Neuromyelitis Optica Spectrum Disorders Differ By Autoantibody Type, but Not Clinical Course, between Racial Groups

Background: Neuromyelitis Optica Spectrum Disorder (NMOSD) is a rare, frequently disabling constellation of inflammatory CNS syndromes which may be grouped by pathogenic autoantibodies to aquaporin-4 (AQP4-IgG), myelin oligodendrocyte glycoprotein (MOG-IgG), or seronegativity to both antibodies. Previous analysis of NMOSD in the University of Alabama at Birmingham (UAB) neurology clinics found overrepresentation of NMOSD among Black patients, driven mainly by AQP4-IgG seropositivity, consistent with other published cohorts. However, reports on racial differences in NMOSD-related disability have been inconsistent, possibly due to small cohort sizes and regional differences in patient populations.

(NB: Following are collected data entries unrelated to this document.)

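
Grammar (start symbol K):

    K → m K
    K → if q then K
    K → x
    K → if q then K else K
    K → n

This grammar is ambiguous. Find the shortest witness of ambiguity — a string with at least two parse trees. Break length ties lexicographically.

length 1: no string has ≥2 trees
length 2: no string has ≥2 trees
length 3: no string has ≥2 trees
length 4: no string has ≥2 trees
length 5: no string has ≥2 trees
length 6: no string has ≥2 trees
length 7: no string has ≥2 trees
length 8: no string has ≥2 trees
length 9: if q then if q then n else n has 2 parse trees

Two derivations of if q then if q then n else n:
  K ⇒ if q then K ⇒ if q then if q then K else K ⇒ if q then if q then n else K ⇒ if q then if q then n else n
  K ⇒ if q then K else K ⇒ if q then if q then K else K ⇒ if q then if q then n else K ⇒ if q then if q then n else n

if q then if q then n else n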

Objectives: To examine differences in disability accrual among patients with NMOSD by racial group in a large academic neurology clinic in the southern United States.

Methods: The i2b2 search engine was used to search all electronic health records at UAB for NMOSD diagnostic codes. A retrospective chart review was conducted to abstract demographics, antibody status, and clinical disease course for all available records. Chi-square or Fisher’s Exact tests were used for comparisons, with p<0.05 considered meaningful. Analysis was completed using SPSS.

Results: Among 121 total patients with NMOSD, 73 (60.3%) identified as Black, 31 (25.6%) as White, 8 as Asian (6.6%), and 9 as other (7.5%). AQP4-IgG positive status comprised the majority of patients among Blacks (79.5%) and Asians (87.5%), but only a plurality among Whites (41.9%, p=0.01), who were more likely than other groups to be categorized as MOG-IgG positive (35.5%) or seronegative (22.6%).

Considering all NMOSD subtypes together, no significant differences between racial groups were seen for presenting symptoms of transverse myelitis, optic neuritis, or area postrema syndrome, or in likelihood of acquiring fixed disability from visual or ambulatory impairment. However, when limiting dataset to AQP4-IgG seropositive Blacks and Whites, residual change in visual acuity was somewhat more common among Whites (46.2%) than Blacks (34.5%), although the result was non-significant. Isolated ambulatory disability affected 29.6% of patients, while combined visual and ambulatory disability affected 8.5%; proportions did not differ by racial group.

Conclusions: Although prevalence of NMOSD-associated antibodies differ by race, clinical presentation and disability outcomes do not vary by race in this large, single center cohort.